Yes Henry, I should have said unscrewed the cap. I was speaking figgerative-like, not tryin' to impress anyone. Now shut up and jes listen!
So I unscrewed the cap (Happy, Henry?) on the first bottle, and tipped it back. But no sooner did that pink liquid hit my tongue than I started to retch and gag and it all came right back up. I sat there gagging and choking for a minute, jes figgerin at first that I done swallered some air and that's why I'm chokin' on it. So's soon as I gets my throat cleared up a bit, I tips the bottle back again and again, no sooner'n that pink candy wine hits my tongue than I start chokin' and coughin' and such. That's when the little purple feller appeared again. No flyin' hubcap this time, he jes appeared there at my side. And he had somethin' that looked a bit like a megaphone pressed up to his lips and I realized that he was hollerin' at me. It took a second to unnerstand him good, his voice was all tinny and chime-ey, like if a wind-chime came to life and started talkin' to folks. Well, once I got what he was sayin, I realized I wouldn't never drink another drop, no matter how bad I wanted to. Cause that little purple feller told me...
Sorry Marsha, can you pass those kleenex up here? I always get a bit emotional thinkin about this part. I mean, why did those little purple fellers choose me? Karl Lindbergh, the town drunk? I mean, there's lots of folks in town that would be much more suited for this kind of thing than me. But they came down here and chose me.
What? I thought I told you? I didn't? Oh, well, that little feller told me that I shouldn't ought to be drinkin', cause even with our primitive medical technology it was well known that alcohol can harm the developin fee-tus. Said some Army doctor been tellin us that for years, and why didn't us Earthlings never pay attention to anyone that...
What's that Marsha? How could my drinkin' harm a developin' fetus? Well doncha get it? I'm gonna be a Momma! Er, I mean a Daddy, er... what I mean to say is... well that little feller told me that I was his last hope to continue his race on a new planet.
Marsha? Are you laughin at me now too? What's wrong with you people? I done bared my soul to y'all, and now your makin' me a laughingstock! Well, that's it. I ain't takin' it no more. I'm leavin'.

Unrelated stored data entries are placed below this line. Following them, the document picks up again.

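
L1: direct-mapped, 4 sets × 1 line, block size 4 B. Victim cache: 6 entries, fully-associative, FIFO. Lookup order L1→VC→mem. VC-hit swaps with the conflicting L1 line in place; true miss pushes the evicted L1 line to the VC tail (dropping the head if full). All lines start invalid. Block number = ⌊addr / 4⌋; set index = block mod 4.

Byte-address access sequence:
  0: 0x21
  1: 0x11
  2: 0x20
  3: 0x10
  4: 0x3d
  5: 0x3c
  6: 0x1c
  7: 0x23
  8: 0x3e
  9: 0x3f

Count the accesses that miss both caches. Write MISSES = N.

MISSES = 4

  [0] addr=0x21 blk=8 s=0: MISS | VC []
  [1] addr=0x11 blk=4 s=0: MISS | VC [8]
  [2] addr=0x20 blk=8 s=0: VC-HIT | VC [4]
  [3] addr=0x10 blk=4 s=0: VC-HIT | VC [8]
  [4] addr=0x3d blk=15 s=3: MISS | VC [8]
  [5] addr=0x3c blk=15 s=3: L1-HIT | VC [8]
  [6] addr=0x1c blk=7 s=3: MISS | VC [8, 15]
  [7] addr=0x23 blk=8 s=0: VC-HIT | VC [4, 15]
  [8] addr=0x3e blk=15 s=3: VC-HIT | VC [4, 7]
  [9] addr=0x3f blk=15 s=3: L1-HIT | VC [4, 7]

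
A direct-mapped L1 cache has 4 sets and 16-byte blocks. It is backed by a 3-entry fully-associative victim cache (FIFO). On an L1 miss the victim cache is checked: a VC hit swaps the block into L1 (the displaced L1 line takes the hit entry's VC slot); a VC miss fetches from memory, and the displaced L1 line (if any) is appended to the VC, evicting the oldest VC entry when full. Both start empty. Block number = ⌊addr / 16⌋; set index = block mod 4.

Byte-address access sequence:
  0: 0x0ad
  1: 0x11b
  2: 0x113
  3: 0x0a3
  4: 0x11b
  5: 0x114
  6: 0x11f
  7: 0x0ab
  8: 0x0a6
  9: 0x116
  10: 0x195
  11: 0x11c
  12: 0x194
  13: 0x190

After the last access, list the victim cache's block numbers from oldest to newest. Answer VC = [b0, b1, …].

VC = [17]

#0 0xad→b10/s2 MISS; vc=[]
#1 0x11b→b17/s1 MISS; vc=[]
#2 0x113→b17/s1 L1-HIT; vc=[]
#3 0xa3→b10/s2 L1-HIT; vc=[]
#4 0x11b→b17/s1 L1-HIT; vc=[]
#5 0x114→b17/s1 L1-HIT; vc=[]
#6 0x11f→b17/s1 L1-HIT; vc=[]
#7 0xab→b10/s2 L1-HIT; vc=[]
#8 0xa6→b10/s2 L1-HIT; vc=[]
#9 0x116→b17/s1 L1-HIT; vc=[]
#10 0x195→b25/s1 MISS; vc=[17]
#11 0x11c→b17/s1 VC-HIT; vc=[25]
#12 0x194→b25/s1 VC-HIT; vc=[17]
#13 0x190→b25/s1 L1-HIT; vc=[17]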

Nope. You can't talk me out of it. I'm outta here. I'll take my chances with the bottle on my own. You can call me when Henry and that wilted flower with him aren't here and I'll think about coming back. But when my baby is born, and takes over as your new world leader, don't come cryin to me lookin' for a plum job or anything. Cause all I'll have to say to ya then'll be: I TOLD YOU SO!